5. The device for detecting flatness and height difference of 3C products according to claim 4, characterized in that, A guiding component is also provided above the feeding section. The guiding component is used to guide the conveying direction of the 3C product so that it is accurately conveyed to the position corresponding to the transfer mechanism. The guiding component includes two opposing limiting plates, which extend along the conveying direction of the feeding section. The guiding component also includes an adjusting rod that is detachably connected to the frame and the limiting plates at both ends by fasteners.

6. The device for detecting flatness and height difference of 3C products according to claim 5, characterized in that, An adjustment groove extending along the length of the adjustment rod is provided on one end of the adjustment rod corresponding to the frame. The adjustment groove is called a countersunk head structure, and the fastener is limited to slide within the adjustment groove.

7. The device for detecting flatness and height difference of 3C products according to claim 4, characterized in that, Both the loading section and the unloading section are equipped with baffles at their ends, and the two ends of the baffles are detachably connected to the frame.

8. The device for detecting flatness and height difference of 3C products according to claim 1, characterized in that, The transfer component includes: The second linear module is suspended above the conveying mechanism, with its two ends located above the loading section and the unloading section, respectively. The third linear module is disposed above the second linear module and is driven to reciprocate between the loading section and the unloading section. The dual-station material handling frame is connected to the third linear module and is driven by the third linear module to reciprocate in the vertical direction.

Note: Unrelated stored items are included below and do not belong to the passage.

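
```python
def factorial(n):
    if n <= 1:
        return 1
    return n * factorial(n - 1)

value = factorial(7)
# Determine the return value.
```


factorial(7)
= 7 * factorial(6)
= 7 * 6 * factorial(5)
= 7 * 6 * 5 * factorial(4)
= 7 * 6 * 5 * 4 * factorial(3)
= 7 * 6 * 5 * 4 * 3 * factorial(2)
= 7 * 6 * 5 * 4 * 3 * 2 * factorial(1)
= 7 * 6 * 5 * 4 * 3 * 2 * 1
= 5040


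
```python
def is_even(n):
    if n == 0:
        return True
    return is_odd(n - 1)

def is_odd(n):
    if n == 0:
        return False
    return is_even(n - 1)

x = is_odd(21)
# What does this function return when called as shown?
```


is_odd(21)
= is_even(20)
= is_odd(19)
= is_even(18)
= is_odd(17)
= is_even(16)
= is_odd(15)
= is_even(14)
= is_odd(13)
= is_even(12)
= is_odd(11)
= is_even(10)
= is_odd(9)
= is_even(8)
= is_odd(7)
= is_even(6)
= is_odd(5)
= is_even(4)
= is_odd(3)
= is_even(2)
= is_odd(1)
= is_even(0)
n == 0: return True
= True


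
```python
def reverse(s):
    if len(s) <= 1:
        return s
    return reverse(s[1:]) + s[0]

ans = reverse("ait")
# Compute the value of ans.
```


reverse("ait")
= reverse("it") + "a"
= reverse("t") + "i" + "a"
= "t" + "i" + "a"
= "tia"


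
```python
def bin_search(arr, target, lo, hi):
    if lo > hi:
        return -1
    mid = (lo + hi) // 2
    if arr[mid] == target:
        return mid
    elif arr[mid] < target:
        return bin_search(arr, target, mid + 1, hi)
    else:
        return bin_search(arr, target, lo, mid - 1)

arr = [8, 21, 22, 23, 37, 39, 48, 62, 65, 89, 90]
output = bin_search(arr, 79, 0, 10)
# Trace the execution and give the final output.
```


bin_search(arr, 79, 0, 10)
lo=0, hi=10, mid=5, arr[mid]=39
39 < 79, search right half
lo=6, hi=10, mid=8, arr[mid]=65
65 < 79, search right half
lo=9, hi=10, mid=9, arr[mid]=89
89 > 79, search left half
lo > hi, target not found, return -1
= -1


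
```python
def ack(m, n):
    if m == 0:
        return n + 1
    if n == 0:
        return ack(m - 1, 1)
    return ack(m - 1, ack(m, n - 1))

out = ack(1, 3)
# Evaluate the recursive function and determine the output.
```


ack(1, 3)
= ack(0, ack(1, 2))
First compute ack(1, 2) = 4
= ack(0, 4)
= 5


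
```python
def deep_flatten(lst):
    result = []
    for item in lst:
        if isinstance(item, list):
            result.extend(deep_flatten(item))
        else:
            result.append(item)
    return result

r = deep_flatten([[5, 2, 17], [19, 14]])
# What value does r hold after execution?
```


deep_flatten([[5, 2, 17], [19, 14]])
Processing each element:
  [5, 2, 17] is a list -> deep_flatten recursively -> [5, 2, 17]
  [19, 14] is a list -> deep_flatten recursively -> [19, 14]
= [5, 2, 17, 19, 14]


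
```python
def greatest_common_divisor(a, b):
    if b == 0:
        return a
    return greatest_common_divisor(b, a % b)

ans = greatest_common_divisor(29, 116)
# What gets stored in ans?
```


greatest_common_divisor(29, 116)
= greatest_common_divisor(116, 29 % 116) = greatest_common_divisor(116, 29)
= greatest_common_divisor(29, 116 % 29) = greatest_common_divisor(29, 0)
b == 0, return a = 29


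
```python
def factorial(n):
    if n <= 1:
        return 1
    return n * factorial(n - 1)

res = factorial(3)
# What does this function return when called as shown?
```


factorial(3)
= 3 * factorial(2)
= 3 * 2 * factorial(1)
= 3 * 2 * 1
= 6


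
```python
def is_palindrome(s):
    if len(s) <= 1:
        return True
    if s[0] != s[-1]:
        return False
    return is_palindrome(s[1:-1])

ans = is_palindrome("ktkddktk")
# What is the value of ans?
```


is_palindrome("ktkddktk")
"ktkddktk": s[0]='k' == s[-1]='k' -> is_palindrome("tkddkt")
"tkddkt": s[0]='t' == s[-1]='t' -> is_palindrome("kddk")
"kddk": s[0]='k' == s[-1]='k' -> is_palindrome("dd")
"dd": s[0]='d' == s[-1]='d' -> is_palindrome("")
"": len <= 1 -> True
= True


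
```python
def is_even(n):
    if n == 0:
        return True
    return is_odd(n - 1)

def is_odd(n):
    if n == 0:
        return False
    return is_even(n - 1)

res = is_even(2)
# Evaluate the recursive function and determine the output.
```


is_even(2)
= is_odd(1)
= is_even(0)
n == 0: return True
= True


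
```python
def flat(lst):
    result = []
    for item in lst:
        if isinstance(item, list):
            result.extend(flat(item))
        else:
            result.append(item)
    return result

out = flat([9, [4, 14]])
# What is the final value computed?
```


flat([9, [4, 14]])
Processing each element:
  9 is not a list -> append 9
  [4, 14] is a list -> flat recursively -> [4, 14]
= [9, 4, 14]


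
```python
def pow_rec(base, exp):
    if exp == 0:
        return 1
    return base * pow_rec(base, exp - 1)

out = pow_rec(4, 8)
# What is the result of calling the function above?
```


pow_rec(4, 8)
= 4 * pow_rec(4, 7)
= 4 * 4 * pow_rec(4, 6)
= 4 * 4 * 4 * pow_rec(4, 5)
= 4 * 4 * 4 * 4 * pow_rec(4, 4)
= 4 * 4 * 4 * 4 * 4 * pow_rec(4, 3)
= 4 * 4 * 4 * 4 * 4 * 4 * pow_rec(4, 2)
= 4 * 4 * 4 * 4 * 4 * 4 * 4 * pow_rec(4, 1)
= 4 * 4 * 4 * 4 * 4 * 4 * 4 * 4 * pow_rec(4, 0)
= 4 * 4 * 4 * 4 * 4 * 4 * 4 * 4 * 1
= 65536


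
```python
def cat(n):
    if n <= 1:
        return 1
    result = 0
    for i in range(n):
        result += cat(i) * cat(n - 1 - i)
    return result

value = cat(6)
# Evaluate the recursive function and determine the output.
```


cat(6)
= sum of cat(i) * cat(6-1-i) for i in 0..5
First compute sub-values bottom-up:
  cat(0) = 1, cat(1) = 1
  cat(2) = 1*1 + 1*1 = 2
  cat(3) = 1*2 + 1*1 + 2*1 = 5
  cat(4) = 1*5 + 1*2 + 2*1 + 5*1 = 14
  cat(5) = 1*14 + 1*5 + 2*2 + 5*1 + 14*1 = 42
Now cat(6):
  cat(0)*cat(5) = 1*42 = 42
  cat(1)*cat(4) = 1*14 = 14
  cat(2)*cat(3) = 2*5 = 10
  cat(3)*cat(2) = 5*2 = 10
  cat(4)*cat(1) = 14*1 = 14
  cat(5)*cat(0) = 42*1 = 42
= 42 + 14 + 10 + 10 + 14 + 42
= 132


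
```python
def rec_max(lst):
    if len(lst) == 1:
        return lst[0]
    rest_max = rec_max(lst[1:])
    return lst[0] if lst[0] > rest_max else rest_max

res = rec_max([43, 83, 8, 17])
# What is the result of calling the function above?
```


rec_max([43, 83, 8, 17])
= compare 43 with rec_max([83, 8, 17])
= compare 83 with rec_max([8, 17])
= compare 8 with rec_max([17])
Base: rec_max([17]) = 17
compare 8 with 17: max = 17
compare 83 with 17: max = 83
compare 43 with 83: max = 83
= 83


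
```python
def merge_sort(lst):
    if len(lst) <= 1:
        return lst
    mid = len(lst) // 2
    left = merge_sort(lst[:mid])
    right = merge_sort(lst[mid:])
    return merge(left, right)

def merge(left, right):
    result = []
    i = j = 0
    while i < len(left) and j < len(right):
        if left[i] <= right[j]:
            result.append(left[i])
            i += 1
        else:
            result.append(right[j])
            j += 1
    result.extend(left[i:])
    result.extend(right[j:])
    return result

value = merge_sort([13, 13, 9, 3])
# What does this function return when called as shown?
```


merge_sort([13, 13, 9, 3])
Split into [13, 13] and [9, 3]
Left sorted: [13, 13]
Right sorted: [3, 9]
Merge [13, 13] and [3, 9]
= [3, 9, 13, 13]


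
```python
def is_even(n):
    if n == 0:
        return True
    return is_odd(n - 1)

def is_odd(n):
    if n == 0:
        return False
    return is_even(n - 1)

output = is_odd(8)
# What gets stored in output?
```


is_odd(8)
= is_even(7)
= is_odd(6)
= is_even(5)
= is_odd(4)
= is_even(3)
= is_odd(2)
= is_even(1)
= is_odd(0)
n == 0: return False
= False


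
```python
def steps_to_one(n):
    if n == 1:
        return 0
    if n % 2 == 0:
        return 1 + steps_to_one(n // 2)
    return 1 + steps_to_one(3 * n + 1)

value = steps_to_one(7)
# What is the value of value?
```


steps_to_one(7)
7 is odd -> 3*7+1 = 22 -> steps_to_one(22)
22 is even -> steps_to_one(11)
11 is odd -> 3*11+1 = 34 -> steps_to_one(34)
34 is even -> steps_to_one(17)
17 is odd -> 3*17+1 = 52 -> steps_to_one(52)
52 is even -> steps_to_one(26)
26 is even -> steps_to_one(13)
13 is odd -> 3*13+1 = 40 -> steps_to_one(40)
40 is even -> steps_to_one(20)
20 is even -> steps_to_one(10)
10 is even -> steps_to_one(5)
5 is odd -> 3*5+1 = 16 -> steps_to_one(16)
16 is even -> steps_to_one(8)
8 is even -> steps_to_one(4)
4 is even -> steps_to_one(2)
2 is even -> steps_to_one(1)
Reached 1 after 16 steps
= 16


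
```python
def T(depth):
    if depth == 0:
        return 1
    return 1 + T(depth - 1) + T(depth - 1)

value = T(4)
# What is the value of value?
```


T(4)
= 1 + T(3) + T(3)
= 1 + 2 * T(3)
T(k) = 2^(k+1) - 1
T(0) = 1
T(1) = 3
T(2) = 7
T(3) = 15
T(4) = 31
T(4) = 2^5 - 1 = 31


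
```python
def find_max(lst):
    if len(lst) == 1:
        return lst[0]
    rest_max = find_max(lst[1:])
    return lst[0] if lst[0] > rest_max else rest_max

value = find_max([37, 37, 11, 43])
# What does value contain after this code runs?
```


find_max([37, 37, 11, 43])
= compare 37 with find_max([37, 11, 43])
= compare 37 with find_max([11, 43])
= compare 11 with find_max([43])
Base: find_max([43]) = 43
compare 11 with 43: max = 43
compare 37 with 43: max = 43
compare 37 with 43: max = 43
= 43


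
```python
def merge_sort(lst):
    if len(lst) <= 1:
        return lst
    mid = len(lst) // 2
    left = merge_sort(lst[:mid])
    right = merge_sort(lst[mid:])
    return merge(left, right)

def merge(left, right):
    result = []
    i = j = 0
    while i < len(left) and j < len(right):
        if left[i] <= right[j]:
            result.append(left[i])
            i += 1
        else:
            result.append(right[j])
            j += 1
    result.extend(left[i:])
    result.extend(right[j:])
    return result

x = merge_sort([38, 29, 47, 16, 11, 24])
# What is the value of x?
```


merge_sort([38, 29, 47, 16, 11, 24])
Split into [38, 29, 47] and [16, 11, 24]
Left sorted: [29, 38, 47]
Right sorted: [11, 16, 24]
Merge [29, 38, 47] and [11, 16, 24]
= [11, 16, 24, 29, 38, 47]


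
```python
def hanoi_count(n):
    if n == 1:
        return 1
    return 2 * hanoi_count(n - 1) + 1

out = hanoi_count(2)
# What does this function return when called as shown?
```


hanoi_count(2)
= 2 * hanoi_count(1) + 1
Now compute bottom-up:
hanoi_count(1) = 1
hanoi_count(2) = 2 * 1 + 1 = 3
= 3


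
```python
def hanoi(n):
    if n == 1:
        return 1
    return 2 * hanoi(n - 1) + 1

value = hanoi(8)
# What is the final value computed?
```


hanoi(8)
= 2 * hanoi(7) + 1
= 2 * (2 * hanoi(6) + 1) + 1
= 2 * (2 * (2 * hanoi(5) + 1) + 1) + 1
= 2 * (2 * (2 * (2 * hanoi(4) + 1) + 1) + 1) + 1
= 2 * (2 * (2 * (2 * (2 * hanoi(3) + 1) + 1) + 1) + 1) + 1
= 2 * (2 * (2 * (2 * (2 * (2 * hanoi(2) + 1) + 1) + 1) + 1) + 1) + 1
= 2 * (2 * (2 * (2 * (2 * (2 * (2 * hanoi(1) + 1) + 1) + 1) + 1) + 1) + 1) + 1
Now compute bottom-up:
hanoi(1) = 1
hanoi(2) = 2 * 1 + 1 = 3
hanoi(3) = 2 * 3 + 1 = 7
hanoi(4) = 2 * 7 + 1 = 15
hanoi(5) = 2 * 15 + 1 = 31
hanoi(6) = 2 * 31 + 1 = 63
hanoi(7) = 2 * 63 + 1 = 127
hanoi(8) = 2 * 127 + 1 = 255
= 255


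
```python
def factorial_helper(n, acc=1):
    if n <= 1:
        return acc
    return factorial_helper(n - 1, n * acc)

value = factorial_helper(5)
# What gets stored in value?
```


factorial_helper(5, 1)
= factorial_helper(4, 5 * 1) = factorial_helper(4, 5)
= factorial_helper(3, 4 * 5) = factorial_helper(3, 20)
= factorial_helper(2, 3 * 20) = factorial_helper(2, 60)
= factorial_helper(1, 2 * 60) = factorial_helper(1, 120)
n <= 1, return acc = 120


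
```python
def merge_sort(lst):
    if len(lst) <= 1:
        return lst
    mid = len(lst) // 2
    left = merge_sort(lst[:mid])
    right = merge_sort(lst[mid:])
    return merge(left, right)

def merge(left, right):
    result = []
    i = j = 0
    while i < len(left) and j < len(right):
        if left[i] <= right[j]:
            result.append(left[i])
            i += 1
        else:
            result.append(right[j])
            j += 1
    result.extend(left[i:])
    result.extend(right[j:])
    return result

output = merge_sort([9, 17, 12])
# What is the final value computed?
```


merge_sort([9, 17, 12])
Split into [9] and [17, 12]
Left sorted: [9]
Right sorted: [12, 17]
Merge [9] and [12, 17]
= [9, 12, 17]


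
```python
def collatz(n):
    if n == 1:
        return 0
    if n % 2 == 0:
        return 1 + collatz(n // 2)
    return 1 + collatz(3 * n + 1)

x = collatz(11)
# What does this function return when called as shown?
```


collatz(11)
11 is odd -> 3*11+1 = 34 -> collatz(34)
34 is even -> collatz(17)
17 is odd -> 3*17+1 = 52 -> collatz(52)
52 is even -> collatz(26)
26 is even -> collatz(13)
13 is odd -> 3*13+1 = 40 -> collatz(40)
40 is even -> collatz(20)
20 is even -> collatz(10)
10 is even -> collatz(5)
5 is odd -> 3*5+1 = 16 -> collatz(16)
16 is even -> collatz(8)
8 is even -> collatz(4)
4 is even -> collatz(2)
2 is even -> collatz(1)
Reached 1 after 14 steps
= 14


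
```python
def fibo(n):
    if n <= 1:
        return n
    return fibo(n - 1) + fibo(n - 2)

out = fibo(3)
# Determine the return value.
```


fibo(3)
= fibo(2) + fibo(1)
Computing bottom-up: fibo(0)=0, fibo(1)=1, fibo(2)=1, fibo(3)=2
= 2


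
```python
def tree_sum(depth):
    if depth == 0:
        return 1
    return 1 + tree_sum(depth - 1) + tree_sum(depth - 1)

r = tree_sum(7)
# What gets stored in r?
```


tree_sum(7)
= 1 + tree_sum(6) + tree_sum(6)
= 1 + 2 * tree_sum(6)
tree_sum(k) = 2^(k+1) - 1
tree_sum(0) = 1
tree_sum(1) = 3
tree_sum(2) = 7
tree_sum(3) = 15
tree_sum(4) = 31
tree_sum(7) = 2^8 - 1 = 255


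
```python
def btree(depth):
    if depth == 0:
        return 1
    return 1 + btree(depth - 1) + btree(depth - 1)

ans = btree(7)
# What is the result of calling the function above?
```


btree(7)
= 1 + btree(6) + btree(6)
= 1 + 2 * btree(6)
btree(k) = 2^(k+1) - 1
btree(0) = 1
btree(1) = 3
btree(2) = 7
btree(3) = 15
btree(4) = 31
btree(7) = 2^8 - 1 = 255


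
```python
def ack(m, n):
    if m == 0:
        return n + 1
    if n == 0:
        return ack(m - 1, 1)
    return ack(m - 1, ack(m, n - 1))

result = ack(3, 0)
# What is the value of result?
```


ack(3, 0)
n == 0: return ack(2, 1)
= ack(2, 1) = 5
= 5


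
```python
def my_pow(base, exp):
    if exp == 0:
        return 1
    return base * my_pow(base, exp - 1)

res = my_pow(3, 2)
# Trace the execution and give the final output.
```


my_pow(3, 2)
= 3 * my_pow(3, 1)
= 3 * 3 * my_pow(3, 0)
= 3 * 3 * 1
= 9


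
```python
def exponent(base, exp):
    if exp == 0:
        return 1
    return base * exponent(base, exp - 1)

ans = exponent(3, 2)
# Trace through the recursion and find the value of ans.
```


exponent(3, 2)
= 3 * exponent(3, 1)
= 3 * 3 * exponent(3, 0)
= 3 * 3 * 1
= 9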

9. The device for detecting flatness and height difference of 3C products according to claim 8, characterized in that, Rotary cylinders are fixedly installed on both ends of the frame. The material handling head is driven by the output shaft of the rotary cylinder and rotates under the drive of the rotary cylinder.

10. The device for detecting flatness and height difference of 3C products according to claim 1, characterized in that, The detection mechanism also includes a motion component that drives the 3D vision module to reciprocate in the horizontal and vertical directions. The motion component includes a fourth linear module arranged in the horizontal direction and a fifth linear module arranged in the vertical direction on the fourth linear module. The 3D vision module is mounted on the fifth linear module.